Okay, so that comes to … (drum roll) … 13 hours of your life completely, utterly wasted.
With all the effort that goes into filling out job applications—the vast majority of which are unsuccessful—the cumulative sunk cost of it all can border on psychological torture.
What You Can Do to Overcome
There’s no easy answer to this. In job searching, both in and out of academia, the same ratio holds true: a thousand failures; one success.
Our best advice is to learn from your failures and keep trying. Always ask for feedback after an unsuccessful application. Remember what interview questions you were asked, and prepare answers for next time. Always work on improving your profile and expanding your network.
If you learn from the experience, it’s not really a sunk cost. You’ll be a better candidate next time. That’s huge.
4. The Future Is Highly Uncertain
As we’ve discussed before, academics and PhDs are socialized to expect extremely linear career paths.
From the minute we enroll in graduate school, our career path is set for us. We plan to complete our PhD in 5–8 years and then springboard into a postdoctoral fellowship or, God willing, a tenure-track job.
The rest of the professional world does not work that way.
Collecting exact numbers on how often people change jobs is a lot harder than you’d think. However, according to many advice columns these days, you should expect to change jobs every 3–5 years.
Point is, the professional world is highly unpredictable. As you embark on your job search, you may have no idea where you’ll be a year from now, or even six months from now.
And that’s scary.
“How am I going to pay the rent next year?”
“How much longer until the company starts hiring again?”
“How long will I be stuck in this dead-end contract gig?”
These are all scary questions with no good answers. For those of us accustomed to linear academic career paths, it’s hard not to stare into the abyss of uncertainty. Many of us hate job searching for that reason alone.
What You Can Do to Overcome
First, determine your baseline financial needs.
Track your monthly expenses. Calculate how much work you need to do in your current job, or future jobs, to meet your income needs and keep your head above water.

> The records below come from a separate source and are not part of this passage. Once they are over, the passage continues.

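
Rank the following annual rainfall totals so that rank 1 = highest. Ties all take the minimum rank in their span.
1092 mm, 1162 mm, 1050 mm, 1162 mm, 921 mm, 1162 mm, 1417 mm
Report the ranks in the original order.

5, 2, 6, 2, 7, 2, 1

Sorted (descending): 1417, 1162, 1162, 1162, 1092, 1050, 921
The 3 values of 1162 occupy positions 2–4 → each gets rank 2.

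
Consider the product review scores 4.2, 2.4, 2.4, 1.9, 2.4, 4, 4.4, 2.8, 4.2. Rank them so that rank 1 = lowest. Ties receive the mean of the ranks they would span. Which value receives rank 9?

Sorted (ascending): 1.9, 2.4, 2.4, 2.4, 2.8, 4, 4.2, 4.2, 4.4
The 3 values of 2.4 occupy positions 2–4 → average rank 3.
The 2 values of 4.2 occupy positions 7–8 → average rank (7+8)/2 = 7.5.
Rank 9 → value 4.4.

4.4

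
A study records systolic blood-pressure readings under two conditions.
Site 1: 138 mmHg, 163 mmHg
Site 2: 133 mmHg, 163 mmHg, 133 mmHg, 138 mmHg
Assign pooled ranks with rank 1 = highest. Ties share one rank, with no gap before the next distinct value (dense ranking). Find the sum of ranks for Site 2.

9

Sorted (descending): 163, 163, 138, 138, 133, 133
The 2 values of 163 share dense rank 1.
The 2 values of 138 share dense rank 2.
The 2 values of 133 share dense rank 3.
Site 2 values → pooled ranks: 133→3, 163→1, 133→3, 138→2
Rank sum = 3 + 1 + 3 + 2 = 9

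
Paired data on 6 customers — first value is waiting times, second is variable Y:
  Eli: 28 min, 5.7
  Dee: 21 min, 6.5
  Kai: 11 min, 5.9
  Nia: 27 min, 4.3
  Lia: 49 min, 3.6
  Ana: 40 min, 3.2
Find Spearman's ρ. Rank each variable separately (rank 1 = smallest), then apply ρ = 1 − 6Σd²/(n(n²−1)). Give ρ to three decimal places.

Ranks of variable 1: 4, 2, 1, 3, 6, 5
Ranks of variable 2: 4, 6, 5, 3, 2, 1
d = r₁ − r₂: 0, -4, -4, 0, 4, 4
d²: 0, 16, 16, 0, 16, 16; Σd² = 64
ρ = 1 − 6·64/(6·35) = 1 − 384/210 = -0.829

-0.829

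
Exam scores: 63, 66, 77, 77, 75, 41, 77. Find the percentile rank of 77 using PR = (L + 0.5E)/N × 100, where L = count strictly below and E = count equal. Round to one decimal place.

78.6

N = 7.
Strictly below 77: 4. Equal to 77: 3.
PR = (4 + 0.5·3)/7 × 100 = 78.6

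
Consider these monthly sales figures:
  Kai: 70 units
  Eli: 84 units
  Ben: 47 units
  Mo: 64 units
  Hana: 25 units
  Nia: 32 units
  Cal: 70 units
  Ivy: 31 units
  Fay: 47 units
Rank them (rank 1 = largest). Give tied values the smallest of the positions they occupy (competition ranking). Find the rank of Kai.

Sorted (descending): 84, 70, 70, 64, 47, 47, 32, 31, 25
The 2 values of 70 occupy positions 2–3 → each gets rank 2.
The 2 values of 47 occupy positions 5–6 → each gets rank 5.
Kai has value 70 units → rank 2.

2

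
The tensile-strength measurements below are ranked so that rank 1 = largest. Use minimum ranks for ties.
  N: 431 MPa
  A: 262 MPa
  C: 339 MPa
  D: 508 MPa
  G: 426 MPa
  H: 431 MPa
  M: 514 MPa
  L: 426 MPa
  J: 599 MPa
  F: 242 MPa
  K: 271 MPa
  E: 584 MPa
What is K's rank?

10

Sorted (descending): 599, 584, 514, 508, 431, 431, 426, 426, 339, 271, 262, 242
The 2 values of 431 occupy positions 5–6 → each gets rank 5.
The 2 values of 426 occupy positions 7–8 → each gets rank 7.
K has value 271 MPa → rank 10.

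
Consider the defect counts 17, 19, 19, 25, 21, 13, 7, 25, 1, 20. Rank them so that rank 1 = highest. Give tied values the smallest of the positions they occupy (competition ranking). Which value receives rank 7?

Sorted (descending): 25, 25, 21, 20, 19, 19, 17, 13, 7, 1
The 2 values of 25 occupy positions 1–2 → each gets rank 1.
The 2 values of 19 occupy positions 5–6 → each gets rank 5.
Rank 7 → value 17.

17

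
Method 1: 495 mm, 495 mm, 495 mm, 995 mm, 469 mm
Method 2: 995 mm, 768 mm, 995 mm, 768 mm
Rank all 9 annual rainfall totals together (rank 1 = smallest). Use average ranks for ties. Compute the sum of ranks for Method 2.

27

Sorted (ascending): 469, 495, 495, 495, 768, 768, 995, 995, 995
The 3 values of 495 occupy positions 2–4 → average rank 3.
The 2 values of 768 occupy positions 5–6 → average rank (5+6)/2 = 5.5.
The 3 values of 995 occupy positions 7–9 → average rank 8.
Method 2 values → pooled ranks: 995→8, 768→5.5, 995→8, 768→5.5
Rank sum = 8 + 5.5 + 8 + 5.5 = 27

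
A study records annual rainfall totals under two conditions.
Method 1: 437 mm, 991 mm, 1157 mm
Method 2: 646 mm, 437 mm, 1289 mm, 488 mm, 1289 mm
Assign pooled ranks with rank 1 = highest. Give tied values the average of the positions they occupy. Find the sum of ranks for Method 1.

14.5

Sorted (descending): 1289, 1289, 1157, 991, 646, 488, 437, 437
The 2 values of 1289 occupy positions 1–2 → average rank (1+2)/2 = 1.5.
The 2 values of 437 occupy positions 7–8 → average rank (7+8)/2 = 7.5.
Method 1 values → pooled ranks: 437→7.5, 991→4, 1157→3
Rank sum = 7.5 + 4 + 3 = 14.5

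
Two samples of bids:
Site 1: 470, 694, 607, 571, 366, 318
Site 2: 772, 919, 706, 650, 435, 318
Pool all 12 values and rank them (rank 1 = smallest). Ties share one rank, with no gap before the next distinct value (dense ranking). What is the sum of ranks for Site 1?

Sorted (ascending): 318, 318, 366, 435, 470, 571, 607, 650, 694, 706, 772, 919
The 2 values of 318 share dense rank 1.
Remaining distinct values take the next consecutive integers.
Site 1 values → pooled ranks: 470→4, 694→8, 607→6, 571→5, 366→2, 318→1
Rank sum = 4 + 8 + 6 + 5 + 2 + 1 = 26

26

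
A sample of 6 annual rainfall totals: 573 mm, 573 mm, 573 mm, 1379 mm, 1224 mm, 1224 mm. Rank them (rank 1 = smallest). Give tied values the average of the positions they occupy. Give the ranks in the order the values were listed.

2, 2, 2, 6, 4.5, 4.5

Sorted (ascending): 573, 573, 573, 1224, 1224, 1379
The 3 values of 573 occupy positions 1–3 → average rank 2.
The 2 values of 1224 occupy positions 4–5 → average rank (4+5)/2 = 4.5.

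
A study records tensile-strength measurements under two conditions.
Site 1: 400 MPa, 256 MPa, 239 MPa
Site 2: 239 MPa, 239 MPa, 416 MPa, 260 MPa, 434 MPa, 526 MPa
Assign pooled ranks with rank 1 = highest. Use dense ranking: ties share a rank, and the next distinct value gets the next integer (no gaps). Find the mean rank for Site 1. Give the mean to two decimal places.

5.67

Sorted (descending): 526, 434, 416, 400, 260, 256, 239, 239, 239
The 3 values of 239 share dense rank 7.
Remaining distinct values take the next consecutive integers.
Site 1 values → pooled ranks: 400→4, 256→6, 239→7
Mean rank = (4 + 6 + 7) / 3 = 5.67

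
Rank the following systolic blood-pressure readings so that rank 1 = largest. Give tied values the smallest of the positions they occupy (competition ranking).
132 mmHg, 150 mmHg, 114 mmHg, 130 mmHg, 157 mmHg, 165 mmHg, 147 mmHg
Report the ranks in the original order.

Sorted (descending): 165, 157, 150, 147, 132, 130, 114
No ties — each value takes its position as its rank.

5, 3, 7, 6, 2, 1, 4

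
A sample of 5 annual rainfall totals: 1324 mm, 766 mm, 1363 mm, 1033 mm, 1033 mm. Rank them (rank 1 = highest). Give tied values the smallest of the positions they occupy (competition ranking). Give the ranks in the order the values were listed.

2, 5, 1, 3, 3

Sorted (descending): 1363, 1324, 1033, 1033, 766
The 2 values of 1033 occupy positions 3–4 → each gets rank 3.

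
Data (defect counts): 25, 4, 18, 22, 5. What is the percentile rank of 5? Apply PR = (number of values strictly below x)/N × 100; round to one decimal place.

20.0

N = 5.
Strictly below 5: 1. Equal to 5: 1.
PR = 1/5 × 100 = 20.0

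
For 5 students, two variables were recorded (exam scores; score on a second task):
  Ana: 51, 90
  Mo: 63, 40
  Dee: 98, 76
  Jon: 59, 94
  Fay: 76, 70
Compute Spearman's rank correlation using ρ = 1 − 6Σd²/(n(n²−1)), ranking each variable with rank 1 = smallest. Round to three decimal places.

-0.500

Ranks of variable 1: 1, 3, 5, 2, 4
Ranks of variable 2: 4, 1, 3, 5, 2
d = r₁ − r₂: -3, 2, 2, -3, 2
d²: 9, 4, 4, 9, 4; Σd² = 30
ρ = 1 − 6·30/(5·24) = 1 − 180/120 = -0.500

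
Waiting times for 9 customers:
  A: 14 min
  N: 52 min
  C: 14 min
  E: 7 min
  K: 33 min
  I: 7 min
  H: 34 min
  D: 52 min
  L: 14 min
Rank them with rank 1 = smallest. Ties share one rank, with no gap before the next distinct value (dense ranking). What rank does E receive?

Sorted (ascending): 7, 7, 14, 14, 14, 33, 34, 52, 52
The 2 values of 7 share dense rank 1.
The 3 values of 14 share dense rank 2.
The 2 values of 52 share dense rank 5.
Remaining distinct values take the next consecutive integers.
E has value 7 min → rank 1.

1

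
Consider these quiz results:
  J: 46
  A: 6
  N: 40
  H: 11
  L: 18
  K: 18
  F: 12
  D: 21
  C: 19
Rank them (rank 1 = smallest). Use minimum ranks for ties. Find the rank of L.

4

Sorted (ascending): 6, 11, 12, 18, 18, 19, 21, 40, 46
The 2 values of 18 occupy positions 4–5 → each gets rank 4.
L has value 18 → rank 4.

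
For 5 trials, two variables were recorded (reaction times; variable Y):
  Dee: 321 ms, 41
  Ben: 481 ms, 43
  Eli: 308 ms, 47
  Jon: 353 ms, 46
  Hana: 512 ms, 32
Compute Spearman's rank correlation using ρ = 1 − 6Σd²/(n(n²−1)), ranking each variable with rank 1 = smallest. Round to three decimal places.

-0.700

Ranks of variable 1: 2, 4, 1, 3, 5
Ranks of variable 2: 2, 3, 5, 4, 1
d = r₁ − r₂: 0, 1, -4, -1, 4
d²: 0, 1, 16, 1, 16; Σd² = 34
ρ = 1 − 6·34/(5·24) = 1 − 204/120 = -0.700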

The better you understand your personal financial situation, the better you can plan for the future (even if you have NO IDEA what you’ll be doing in the future).
Second, map out future plans as best you can.
Do you know where you’ll be in one month? Great! Write that down. Two months? Awesome! Make a note of it.
The future is shrouded in darkness, but you can, at least, test how far your flashlight will penetrate. Trust us, even a tentative two-month plan can be enormously reassuring.
Conclusion
The hard truth here is that there are no easy answers to many of the challenges discussed in this article.
Over the course of your job search, you will be subjected to external validation, be forced to perform emotional labor, and sink considerable time and effort into dead-end applications, all while having no clue what the future holds.
We all hate job searching. Job searching is scary. There’s no sense denying it.
If you’re feeling frustrated or burnt out by your job search, just know that there are resources available to you.